Le gouvernement camerounais a franchi une étape décisive dans sa quête d’autosuffisance alimentaire. Un accord commercial de 150 millions d’euros a été signé avec la société israélienne Ekobell pour transformer le Grand-Nord en un véritable bassin rizicole de haute performance.
C’est un contrat qui pourrait bien changer la donne sur les tables des ménages camerounais. Le 6 mars 2026, à Yaoundé, les autorités camerounaises et la société israélienne Ekobell ont officialisé un partenariat d’envergure ; en vue de développer 10 000 hectares de riziculture pluviale dans les régions septentrionales du pays.
Estimé à 150 millions d’euros (soit environ 98,4 milliards de FCFA), ce projet s’étalera sur une période de trois ans. Il prévoit la mise en place de trois agropoles de production et de transformation. Le programme se déploiera dans les localités de Sirdjam et Pola dans la région du Nord, ainsi qu’à Mbé dans l’Adamaoua. Ce choix s’appuie sur des études techniques préalables de la FAO, financées par la Banque africaine de développement (BAD), visant à optimiser les ressources en eau de ces régions.

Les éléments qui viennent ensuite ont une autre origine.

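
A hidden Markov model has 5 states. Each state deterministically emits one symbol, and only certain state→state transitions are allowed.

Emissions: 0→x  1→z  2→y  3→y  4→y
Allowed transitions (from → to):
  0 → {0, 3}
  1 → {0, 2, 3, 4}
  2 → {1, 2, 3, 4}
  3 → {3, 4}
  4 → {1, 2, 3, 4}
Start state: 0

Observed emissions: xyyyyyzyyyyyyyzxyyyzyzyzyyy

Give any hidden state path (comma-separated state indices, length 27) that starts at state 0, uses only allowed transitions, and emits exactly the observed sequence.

  pos 0: x in {0}, choose 0; start
  pos 1: y in {2,3,4}, choose 3; 0->3 ok
  pos 2: y in {2,3,4}, choose 3; 3->3 ok
  pos 3: y in {2,3,4}, choose 4; 3->4 ok
  pos 4: y in {2,3,4}, choose 2; 4->2 ok
  pos 5: y in {2,3,4}, choose 2; 2->2 ok
  pos 6: z in {1}, choose 1; 2->1 ok
  pos 7: y in {2,3,4}, choose 4; 1->4 ok
  pos 8: y in {2,3,4}, choose 4; 4->4 ok
  pos 9: y in {2,3,4}, choose 4; 4->4 ok
  pos 10: y in {2,3,4}, choose 2; 4->2 ok
  pos 11: y in {2,3,4}, choose 3; 2->3 ok
  pos 12: y in {2,3,4}, choose 4; 3->4 ok
  pos 13: y in {2,3,4}, choose 2; 4->2 ok
  pos 14: z in {1}, choose 1; 2->1 ok
  pos 15: x in {0}, choose 0; 1->0 ok
  pos 16: y in {2,3,4}, choose 3; 0->3 ok
  pos 17: y in {2,3,4}, choose 4; 3->4 ok
  pos 18: y in {2,3,4}, choose 2; 4->2 ok
  pos 19: z in {1}, choose 1; 2->1 ok
  pos 20: y in {2,3,4}, choose 4; 1->4 ok
  pos 21: z in {1}, choose 1; 4->1 ok
  pos 22: y in {2,3,4}, choose 4; 1->4 ok
  pos 23: z in {1}, choose 1; 4->1 ok
  pos 24: y in {2,3,4}, choose 2; 1->2 ok
  pos 25: y in {2,3,4}, choose 3; 2->3 ok
  pos 26: y in {2,3,4}, choose 3; 3->3 ok

0,3,3,4,2,2,1,4,4,4,2,3,4,2,1,0,3,4,2,1,4,1,4,1,2,3,3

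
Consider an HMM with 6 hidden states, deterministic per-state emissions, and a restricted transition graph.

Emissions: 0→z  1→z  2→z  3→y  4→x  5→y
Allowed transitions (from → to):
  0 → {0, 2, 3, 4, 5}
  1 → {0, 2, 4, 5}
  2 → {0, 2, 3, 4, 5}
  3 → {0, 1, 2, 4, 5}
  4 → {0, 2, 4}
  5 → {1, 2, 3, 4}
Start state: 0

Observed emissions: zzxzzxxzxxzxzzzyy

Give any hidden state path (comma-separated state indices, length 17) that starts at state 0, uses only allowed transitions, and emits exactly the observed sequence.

0,2,4,2,0,4,4,2,4,4,2,4,2,2,0,3,5

  pos 0: z in {0,1,2}, choose 0; start
  pos 1: z in {0,1,2}, choose 2; 0->2 ok
  pos 2: x in {4}, choose 4; 2->4 ok
  pos 3: z in {0,1,2}, choose 2; 4->2 ok
  pos 4: z in {0,1,2}, choose 0; 2->0 ok
  pos 5: x in {4}, choose 4; 0->4 ok
  pos 6: x in {4}, choose 4; 4->4 ok
  pos 7: z in {0,1,2}, choose 2; 4->2 ok
  pos 8: x in {4}, choose 4; 2->4 ok
  pos 9: x in {4}, choose 4; 4->4 ok
  pos 10: z in {0,1,2}, choose 2; 4->2 ok
  pos 11: x in {4}, choose 4; 2->4 ok
  pos 12: z in {0,1,2}, choose 2; 4->2 ok
  pos 13: z in {0,1,2}, choose 2; 2->2 ok
  pos 14: z in {0,1,2}, choose 0; 2->0 ok
  pos 15: y in {3,5}, choose 3; 0->3 ok
  pos 16: y in {3,5}, choose 5; 3->5 ok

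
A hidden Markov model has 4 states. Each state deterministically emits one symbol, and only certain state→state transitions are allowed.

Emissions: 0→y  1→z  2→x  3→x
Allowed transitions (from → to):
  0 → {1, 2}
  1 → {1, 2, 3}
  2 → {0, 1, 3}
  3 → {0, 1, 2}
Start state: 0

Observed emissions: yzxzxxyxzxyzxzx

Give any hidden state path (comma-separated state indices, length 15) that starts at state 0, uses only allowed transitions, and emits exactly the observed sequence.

0,1,3,1,3,2,0,2,1,2,0,1,2,1,3

  pos 0: y in {0}, choose 0; start
  pos 1: z in {1}, choose 1; 0->1 ok
  pos 2: x in {2,3}, choose 3; 1->3 ok
  pos 3: z in {1}, choose 1; 3->1 ok
  pos 4: x in {2,3}, choose 3; 1->3 ok
  pos 5: x in {2,3}, choose 2; 3->2 ok
  pos 6: y in {0}, choose 0; 2->0 ok
  pos 7: x in {2,3}, choose 2; 0->2 ok
  pos 8: z in {1}, choose 1; 2->1 ok
  pos 9: x in {2,3}, choose 2; 1->2 ok
  pos 10: y in {0}, choose 0; 2->0 ok
  pos 11: z in {1}, choose 1; 0->1 ok
  pos 12: x in {2,3}, choose 2; 1->2 ok
  pos 13: z in {1}, choose 1; 2->1 ok
  pos 14: x in {2,3}, choose 3; 1->3 ok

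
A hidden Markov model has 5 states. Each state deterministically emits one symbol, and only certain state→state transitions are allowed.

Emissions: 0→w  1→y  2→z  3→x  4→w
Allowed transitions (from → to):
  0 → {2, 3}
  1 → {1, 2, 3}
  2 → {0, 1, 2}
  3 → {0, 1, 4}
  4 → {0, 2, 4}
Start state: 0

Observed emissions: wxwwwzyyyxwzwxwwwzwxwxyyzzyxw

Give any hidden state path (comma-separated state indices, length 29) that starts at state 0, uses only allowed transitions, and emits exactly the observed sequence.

0,3,4,4,0,2,1,1,1,3,0,2,0,3,4,4,4,2,0,3,0,3,1,1,2,2,1,3,4

  0: obs=w cand={0,4} pick 0 [start]
  1: obs=x cand={3} pick 3 [0->3 ok]
  2: obs=w cand={0,4} pick 4 [3->4 ok]
  3: obs=w cand={0,4} pick 4 [4->4 ok]
  4: obs=w cand={0,4} pick 0 [4->0 ok]
  5: obs=z cand={2} pick 2 [0->2 ok]
  6: obs=y cand={1} pick 1 [2->1 ok]
  7: obs=y cand={1} pick 1 [1->1 ok]
  8: obs=y cand={1} pick 1 [1->1 ok]
  9: obs=x cand={3} pick 3 [1->3 ok]
  10: obs=w cand={0,4} pick 0 [3->0 ok]
  11: obs=z cand={2} pick 2 [0->2 ok]
  12: obs=w cand={0,4} pick 0 [2->0 ok]
  13: obs=x cand={3} pick 3 [0->3 ok]
  14: obs=w cand={0,4} pick 4 [3->4 ok]
  15: obs=w cand={0,4} pick 4 [4->4 ok]
  16: obs=w cand={0,4} pick 4 [4->4 ok]
  17: obs=z cand={2} pick 2 [4->2 ok]
  18: obs=w cand={0,4} pick 0 [2->0 ok]
  19: obs=x cand={3} pick 3 [0->3 ok]
  20: obs=w cand={0,4} pick 0 [3->0 ok]
  21: obs=x cand={3} pick 3 [0->3 ok]
  22: obs=y cand={1} pick 1 [3->1 ok]
  23: obs=y cand={1} pick 1 [1->1 ok]
  24: obs=z cand={2} pick 2 [1->2 ok]
  25: obs=z cand={2} pick 2 [2->2 ok]
  26: obs=y cand={1} pick 1 [2->1 ok]
  27: obs=x cand={3} pick 3 [1->3 ok]
  28: obs=w cand={0,4} pick 4 [3->4 ok]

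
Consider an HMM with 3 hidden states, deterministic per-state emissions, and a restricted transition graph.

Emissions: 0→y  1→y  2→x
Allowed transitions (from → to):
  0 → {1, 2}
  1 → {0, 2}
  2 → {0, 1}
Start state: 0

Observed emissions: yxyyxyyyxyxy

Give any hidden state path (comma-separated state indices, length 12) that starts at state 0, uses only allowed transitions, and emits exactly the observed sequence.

  pos 0: y in {0,1}, choose 0; start
  pos 1: x in {2}, choose 2; 0->2 ok
  pos 2: y in {0,1}, choose 1; 2->1 ok
  pos 3: y in {0,1}, choose 0; 1->0 ok
  pos 4: x in {2}, choose 2; 0->2 ok
  pos 5: y in {0,1}, choose 0; 2->0 ok
  pos 6: y in {0,1}, choose 1; 0->1 ok
  pos 7: y in {0,1}, choose 0; 1->0 ok
  pos 8: x in {2}, choose 2; 0->2 ok
  pos 9: y in {0,1}, choose 1; 2->1 ok
  pos 10: x in {2}, choose 2; 1->2 ok
  pos 11: y in {0,1}, choose 1; 2->1 ok

0,2,1,0,2,0,1,0,2,1,2,1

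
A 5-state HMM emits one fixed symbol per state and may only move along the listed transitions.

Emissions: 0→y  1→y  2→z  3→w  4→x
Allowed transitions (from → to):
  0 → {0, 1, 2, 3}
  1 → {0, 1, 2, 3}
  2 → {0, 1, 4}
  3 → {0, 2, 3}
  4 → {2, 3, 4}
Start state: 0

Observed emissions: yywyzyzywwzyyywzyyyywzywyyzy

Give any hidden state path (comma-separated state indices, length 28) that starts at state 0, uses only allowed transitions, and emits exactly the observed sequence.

0,0,3,0,2,1,2,0,3,3,2,0,1,1,3,2,1,0,0,0,3,2,0,3,0,0,2,0

  pos 0: y in {0,1}, choose 0; start
  pos 1: y in {0,1}, choose 0; 0->0 ok
  pos 2: w in {3}, choose 3; 0->3 ok
  pos 3: y in {0,1}, choose 0; 3->0 ok
  pos 4: z in {2}, choose 2; 0->2 ok
  pos 5: y in {0,1}, choose 1; 2->1 ok
  pos 6: z in {2}, choose 2; 1->2 ok
  pos 7: y in {0,1}, choose 0; 2->0 ok
  pos 8: w in {3}, choose 3; 0->3 ok
  pos 9: w in {3}, choose 3; 3->3 ok
  pos 10: z in {2}, choose 2; 3->2 ok
  pos 11: y in {0,1}, choose 0; 2->0 ok
  pos 12: y in {0,1}, choose 1; 0->1 ok
  pos 13: y in {0,1}, choose 1; 1->1 ok
  pos 14: w in {3}, choose 3; 1->3 ok
  pos 15: z in {2}, choose 2; 3->2 ok
  pos 16: y in {0,1}, choose 1; 2->1 ok
  pos 17: y in {0,1}, choose 0; 1->0 ok
  pos 18: y in {0,1}, choose 0; 0->0 ok
  pos 19: y in {0,1}, choose 0; 0->0 ok
  pos 20: w in {3}, choose 3; 0->3 ok
  pos 21: z in {2}, choose 2; 3->2 ok
  pos 22: y in {0,1}, choose 0; 2->0 ok
  pos 23: w in {3}, choose 3; 0->3 ok
  pos 24: y in {0,1}, choose 0; 3->0 ok
  pos 25: y in {0,1}, choose 0; 0->0 ok
  pos 26: z in {2}, choose 2; 0->2 ok
  pos 27: y in {0,1}, choose 0; 2->0 ok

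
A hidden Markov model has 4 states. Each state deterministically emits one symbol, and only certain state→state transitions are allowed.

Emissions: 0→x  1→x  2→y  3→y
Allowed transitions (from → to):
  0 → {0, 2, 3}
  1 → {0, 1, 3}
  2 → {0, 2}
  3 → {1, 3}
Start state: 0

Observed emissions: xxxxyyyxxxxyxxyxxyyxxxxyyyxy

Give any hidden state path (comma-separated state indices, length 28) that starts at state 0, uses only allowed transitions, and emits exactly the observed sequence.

  [0] x  {0,1}  => 0  start
  [1] x  {0,1}  => 0  0->0 ok
  [2] x  {0,1}  => 0  0->0 ok
  [3] x  {0,1}  => 0  0->0 ok
  [4] y  {2,3}  => 3  0->3 ok
  [5] y  {2,3}  => 3  3->3 ok
  [6] y  {2,3}  => 3  3->3 ok
  [7] x  {0,1}  => 1  3->1 ok
  [8] x  {0,1}  => 1  1->1 ok
  [9] x  {0,1}  => 0  1->0 ok
  [10] x  {0,1}  => 0  0->0 ok
  [11] y  {2,3}  => 3  0->3 ok
  [12] x  {0,1}  => 1  3->1 ok
  [13] x  {0,1}  => 1  1->1 ok
  [14] y  {2,3}  => 3  1->3 ok
  [15] x  {0,1}  => 1  3->1 ok
  [16] x  {0,1}  => 1  1->1 ok
  [17] y  {2,3}  => 3  1->3 ok
  [18] y  {2,3}  => 3  3->3 ok
  [19] x  {0,1}  => 1  3->1 ok
  [20] x  {0,1}  => 1  1->1 ok
  [21] x  {0,1}  => 0  1->0 ok
  [22] x  {0,1}  => 0  0->0 ok
  [23] y  {2,3}  => 2  0->2 ok
  [24] y  {2,3}  => 2  2->2 ok
  [25] y  {2,3}  => 2  2->2 ok
  [26] x  {0,1}  => 0  2->0 ok
  [27] y  {2,3}  => 3  0->3 ok

0,0,0,0,3,3,3,1,1,0,0,3,1,1,3,1,1,3,3,1,1,0,0,2,2,2,0,3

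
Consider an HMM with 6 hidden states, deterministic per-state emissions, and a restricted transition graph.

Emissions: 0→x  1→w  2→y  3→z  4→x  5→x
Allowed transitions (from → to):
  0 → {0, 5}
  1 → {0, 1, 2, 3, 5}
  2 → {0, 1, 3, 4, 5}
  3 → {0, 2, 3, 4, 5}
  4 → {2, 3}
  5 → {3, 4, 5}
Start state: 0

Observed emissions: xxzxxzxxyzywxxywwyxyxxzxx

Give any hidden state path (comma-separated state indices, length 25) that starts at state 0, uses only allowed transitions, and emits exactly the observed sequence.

  [0] x  {0,4,5}  => 0  start
  [1] x  {0,4,5}  => 5  0->5 ok
  [2] z  {3}  => 3  5->3 ok
  [3] x  {0,4,5}  => 0  3->0 ok
  [4] x  {0,4,5}  => 5  0->5 ok
  [5] z  {3}  => 3  5->3 ok
  [6] x  {0,4,5}  => 5  3->5 ok
  [7] x  {0,4,5}  => 4  5->4 ok
  [8] y  {2}  => 2  4->2 ok
  [9] z  {3}  => 3  2->3 ok
  [10] y  {2}  => 2  3->2 ok
  [11] w  {1}  => 1  2->1 ok
  [12] x  {0,4,5}  => 5  1->5 ok
  [13] x  {0,4,5}  => 4  5->4 ok
  [14] y  {2}  => 2  4->2 ok
  [15] w  {1}  => 1  2->1 ok
  [16] w  {1}  => 1  1->1 ok
  [17] y  {2}  => 2  1->2 ok
  [18] x  {0,4,5}  => 4  2->4 ok
  [19] y  {2}  => 2  4->2 ok
  [20] x  {0,4,5}  => 0  2->0 ok
  [21] x  {0,4,5}  => 5  0->5 ok
  [22] z  {3}  => 3  5->3 ok
  [23] x  {0,4,5}  => 0  3->0 ok
  [24] x  {0,4,5}  => 5  0->5 ok

0,5,3,0,5,3,5,4,2,3,2,1,5,4,2,1,1,2,4,2,0,5,3,0,5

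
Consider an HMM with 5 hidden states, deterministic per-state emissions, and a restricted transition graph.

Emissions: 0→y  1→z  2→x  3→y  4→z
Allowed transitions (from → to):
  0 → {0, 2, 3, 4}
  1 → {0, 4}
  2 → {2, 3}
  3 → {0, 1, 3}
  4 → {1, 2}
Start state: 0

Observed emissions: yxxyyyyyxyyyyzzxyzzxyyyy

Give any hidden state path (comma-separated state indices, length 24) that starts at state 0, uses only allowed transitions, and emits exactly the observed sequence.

0,2,2,3,3,3,0,0,2,3,3,0,3,1,4,2,3,1,4,2,3,3,0,3

  pos 0: y in {0,3}, choose 0; start
  pos 1: x in {2}, choose 2; 0->2 ok
  pos 2: x in {2}, choose 2; 2->2 ok
  pos 3: y in {0,3}, choose 3; 2->3 ok
  pos 4: y in {0,3}, choose 3; 3->3 ok
  pos 5: y in {0,3}, choose 3; 3->3 ok
  pos 6: y in {0,3}, choose 0; 3->0 ok
  pos 7: y in {0,3}, choose 0; 0->0 ok
  pos 8: x in {2}, choose 2; 0->2 ok
  pos 9: y in {0,3}, choose 3; 2->3 ok
  pos 10: y in {0,3}, choose 3; 3->3 ok
  pos 11: y in {0,3}, choose 0; 3->0 ok
  pos 12: y in {0,3}, choose 3; 0->3 ok
  pos 13: z in {1,4}, choose 1; 3->1 ok
  pos 14: z in {1,4}, choose 4; 1->4 ok
  pos 15: x in {2}, choose 2; 4->2 ok
  pos 16: y in {0,3}, choose 3; 2->3 ok
  pos 17: z in {1,4}, choose 1; 3->1 ok
  pos 18: z in {1,4}, choose 4; 1->4 ok
  pos 19: x in {2}, choose 2; 4->2 ok
  pos 20: y in {0,3}, choose 3; 2->3 ok
  pos 21: y in {0,3}, choose 3; 3->3 ok
  pos 22: y in {0,3}, choose 0; 3->0 ok
  pos 23: y in {0,3}, choose 3; 0->3 ok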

Les ambitions chiffrées du projet Ekobell sont de taille. En effet, 46 700 tonnes de riz paddy, ce qui correspond à environ 31 289 tonnes de riz blanchi de qualité supérieure sont attendues. Ce volume représenterait à terme près de 18 % de la production nationale actuelle de riz de haute qualité. Le projet prévoit de mobiliser également, environ 8 000 producteurs et de générer de nombreux emplois indirects dans les secteurs de la logistique et de l’industrie.
Pour le Cameroun, ce partenariat est une réponse directe à une facture d’importation de plus en plus lourde. En 2024, le pays a dépensé 318,6 milliards de FCFA pour importer du riz, soit 6,4 % du total de ses importations.
Cette initiative s’inscrit dans la Stratégie nationale de développement de la filière riz, qui vise un objectif ambitieux de 750 000 tonnes à l’horizon 2030, ce qui permettrait d’atteindre un taux d’autosuffisance de 97 %. Le gouvernement espère ainsi tripler la production nationale, passant de 140 710 tonnes en 2024 à 460 000 tonnes dès 2027.
Ekobell n’est pas un nouveau venu sur le continent. L’entreprise est déjà intervenue en Côte d’Ivoire, où elle a conclu un partenariat similaire de 152 millions d’euros pour le développement de la riziculture intensive dans la région du Haut-Sassandra. Reconnue pour son expertise dans les infrastructures hydroagricoles et la gestion de l’eau, la société israélienne apportera ses technologies de pointe pour maximiser les rendements dans des zones parfois soumises à des aléas climatiques.
Alors que la consommation nationale continue de croître sous la pression démographique, ce projet constitue, selon de nombreux observateurs, un espoir concret pour réduire la dépendance du Cameroun vis-à-vis des marchés asiatiques.